Far from arbitrary grabs, the chairman stressed it’s a final resort for “entirely recalcitrant” holdouts who ignore Notice of Refusal to Amend (NORA) and every olive branch, ensuring Lagos coffers snag rightful revenue fuelling the state’s bulging budget without shotgun raids on compliant payers.
As social media buzzes with defiance – “They can’t touch my account!” – Subair’s blueprint spotlights Nigeria’s tax evasion scourge starving subnationals of trillions yearly, with Lagos alone chasing billions in arrears amid federal revenue wars and economic headwinds squeezing the commercial capital’s 25 million souls.

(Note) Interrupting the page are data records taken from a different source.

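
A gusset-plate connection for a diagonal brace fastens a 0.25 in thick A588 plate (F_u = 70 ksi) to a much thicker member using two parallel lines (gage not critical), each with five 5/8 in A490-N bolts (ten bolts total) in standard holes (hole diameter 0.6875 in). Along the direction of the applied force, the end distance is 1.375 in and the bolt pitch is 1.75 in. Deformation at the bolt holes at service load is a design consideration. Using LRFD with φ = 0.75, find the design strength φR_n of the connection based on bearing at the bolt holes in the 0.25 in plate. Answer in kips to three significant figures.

Per bolt r_n = 1.2 l_c t F_u ≤ 2.4 d t F_u; upper limit = 2.4 × 0.625 × 0.25 × 70 = 26.25 kips.
Edge bolt: l_c = 1.375 − 0.6875/2 = 1.031 in → 1.2 × 1.031 × 0.25 × 70 = 21.66 → r_n = 21.66 kips.
Interior bolts: l_c = 1.75 − 0.6875 = 1.062 in → 1.2 × 1.062 × 0.25 × 70 = 22.31 → r_n = 22.31 kips.
R_n = 2 × 21.66 + 8 × 22.31 = 221.8 kips.
Design strength φR_n = 0.75 × 221.8 = 166 kips.

166 kips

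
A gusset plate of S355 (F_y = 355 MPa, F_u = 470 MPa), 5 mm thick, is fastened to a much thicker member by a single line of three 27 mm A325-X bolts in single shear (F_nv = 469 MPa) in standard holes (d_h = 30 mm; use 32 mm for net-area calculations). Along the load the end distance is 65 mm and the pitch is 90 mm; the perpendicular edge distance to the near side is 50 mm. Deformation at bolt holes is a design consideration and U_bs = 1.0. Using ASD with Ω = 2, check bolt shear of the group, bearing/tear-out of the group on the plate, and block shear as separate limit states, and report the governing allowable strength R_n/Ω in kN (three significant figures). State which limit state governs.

Bolt shear: A_b = π·27²/4 = 572.6 mm²; R_n = 469 × 572.6 × 3 × 1 / 1000 = 805.6 kN → 805.6 / 2 = 403 kN.
Bearing: edge l_c = 50, r_n = 141 kN; interior l_c = 60, r_n = 152.3 kN; R_n = 141 + 2·152.3 = 445.6 kN → 223 kN.
Block shear: A_gv = 1225, A_nv = 825, A_nt = 170 mm²; R_n = min(0.6F_uA_nv, 0.6F_yA_gv) + U_bs·F_u·A_nt = 312.6 kN → 156 kN.
Block shear governs: 156 kN.

156 kN (block shear governs)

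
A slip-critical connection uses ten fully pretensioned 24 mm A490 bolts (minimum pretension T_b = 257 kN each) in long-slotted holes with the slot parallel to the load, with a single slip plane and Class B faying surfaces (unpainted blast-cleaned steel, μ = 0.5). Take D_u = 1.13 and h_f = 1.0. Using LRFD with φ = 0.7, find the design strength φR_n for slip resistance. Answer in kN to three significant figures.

1020 kN

R_n = μ · D_u · h_f · T_b · n_s · n_b = 0.5 × 1.13 × 1.0 × 257 × 1 × 10 = 1452 kN.
Design strength φR_n = 0.7 × 1452 = 1020 kN.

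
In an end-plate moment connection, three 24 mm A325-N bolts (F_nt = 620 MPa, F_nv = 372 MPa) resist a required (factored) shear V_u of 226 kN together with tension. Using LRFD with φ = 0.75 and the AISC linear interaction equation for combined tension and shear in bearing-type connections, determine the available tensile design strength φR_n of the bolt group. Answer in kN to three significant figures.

A_b = π·24²/4 = 452.4 mm²; f_rv = 226 × 1000 / (3 × 452.4) = 166.5 MPa.
F'_nt = 1.3 F_nt − (F_nt / φF_nv) f_rv = 1.3·620 − (620/(0.75·372))·166.5 = 435.9 MPa, capped at F_nt → F'_nt = 435.9 MPa.
R_n = F'_nt · A_b · n = 435.9 × 452.4 × 3 / 1000 = 591.7 kN.
Design strength φR_n = 0.75 × 591.7 = 444 kN.

444 kN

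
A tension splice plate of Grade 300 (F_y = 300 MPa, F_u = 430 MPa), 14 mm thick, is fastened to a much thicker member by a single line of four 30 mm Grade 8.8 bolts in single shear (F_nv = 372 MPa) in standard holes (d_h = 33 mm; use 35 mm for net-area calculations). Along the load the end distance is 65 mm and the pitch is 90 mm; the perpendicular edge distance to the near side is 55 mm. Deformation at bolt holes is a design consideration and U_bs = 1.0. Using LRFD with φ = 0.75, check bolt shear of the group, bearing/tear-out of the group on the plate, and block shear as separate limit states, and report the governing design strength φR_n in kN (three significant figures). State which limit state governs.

745 kN (block shear governs)

Bolt shear: A_b = π·30²/4 = 706.9 mm²; R_n = 372 × 706.9 × 4 × 1 / 1000 = 1052 kN → 0.75 × 1052 = 789 kN.
Bearing: edge l_c = 48.5, r_n = 350.4 kN; interior l_c = 57, r_n = 411.8 kN; R_n = 350.4 + 3·411.8 = 1586 kN → 1190 kN.
Block shear: A_gv = 4690, A_nv = 2975, A_nt = 525 mm²; R_n = min(0.6F_uA_nv, 0.6F_yA_gv) + U_bs·F_u·A_nt = 993.3 kN → 745 kN.
Block shear governs: 745 kN.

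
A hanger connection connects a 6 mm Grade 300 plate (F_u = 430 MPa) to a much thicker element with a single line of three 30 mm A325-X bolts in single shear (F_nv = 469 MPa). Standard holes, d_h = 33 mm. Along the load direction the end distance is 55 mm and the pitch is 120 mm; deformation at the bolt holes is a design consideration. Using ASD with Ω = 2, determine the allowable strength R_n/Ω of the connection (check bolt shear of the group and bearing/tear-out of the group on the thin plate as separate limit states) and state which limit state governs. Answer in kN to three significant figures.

245 kN (bearing governs)

Bolt shear: A_b = π·30²/4 = 706.9 mm²; R_n = 469 × 706.9 × 3 × 1 / 1000 = 994.5 kN → 994.5 / 2 = 497 kN.
Bearing (1.2 l_c t F_u ≤ 2.4 d t F_u): upper limit = 2.4·30·6·430 / 1000 = 185.8 kN.
  Edge l_c = 55 − 33/2 = 38.5 → r_n = 119.2 kN; interior l_c = 120 − 33 = 87 → r_n = 185.8 kN.
  R_n,bearing = 1·119.2 + 2·185.8 = 490.7 kN → 490.7 / 2 = 245 kN.
Bearing governs: 245 kN.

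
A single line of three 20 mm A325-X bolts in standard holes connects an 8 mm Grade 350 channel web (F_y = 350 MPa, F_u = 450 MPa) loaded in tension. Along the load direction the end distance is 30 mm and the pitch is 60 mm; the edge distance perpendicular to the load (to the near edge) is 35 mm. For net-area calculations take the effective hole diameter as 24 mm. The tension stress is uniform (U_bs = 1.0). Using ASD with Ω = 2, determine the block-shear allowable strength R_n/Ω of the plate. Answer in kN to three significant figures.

139 kN

Shear plane L_v = 30 + 2·60 = 150 mm; A_gv = 150 × 8 = 1200 mm².
A_nv = (150 − 2.5·24) × 8 = 720 mm².
A_nt = (35 − 0.5·24) × 8 = 184 mm².
0.6 F_u A_nv = 194.4 kN; 0.6 F_y A_gv = 252 kN → shear rupture governs the shear term.
R_n = 194.4 + 1.0 × 450 × 184 / 1000 = 277.2 kN.
Allowable strength R_n/Ω = 277.2 / 2 = 139 kN.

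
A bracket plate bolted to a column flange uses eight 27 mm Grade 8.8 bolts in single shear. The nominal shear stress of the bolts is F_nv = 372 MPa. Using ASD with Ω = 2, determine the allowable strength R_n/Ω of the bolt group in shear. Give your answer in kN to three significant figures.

852 kN

A_b = π × 27² / 4 = 572.6 mm².
R_n = F_nv · A_b · n · n_s = 372 × 572.6 × 8 × 1 / 1000 = 1704 kN.
Allowable strength R_n/Ω = 1704 / 2 = 852 kN.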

Industry voices nod to the legality but plead for digital dashboards tracking disputes transparently, warning overzealous recovery could spook investors in Africa’s fintech and startup mecca already reeling from naira nosedives and grid glitches.
With LIRS poised to unleash the hammer on vetted violators, Subair’s clarion call aims to separate myth from muscle, bolstering Lagos’ IGR juggernaut that hit N815 billion last year while daring defaulters to test the full judicial gauntlet before crying foul.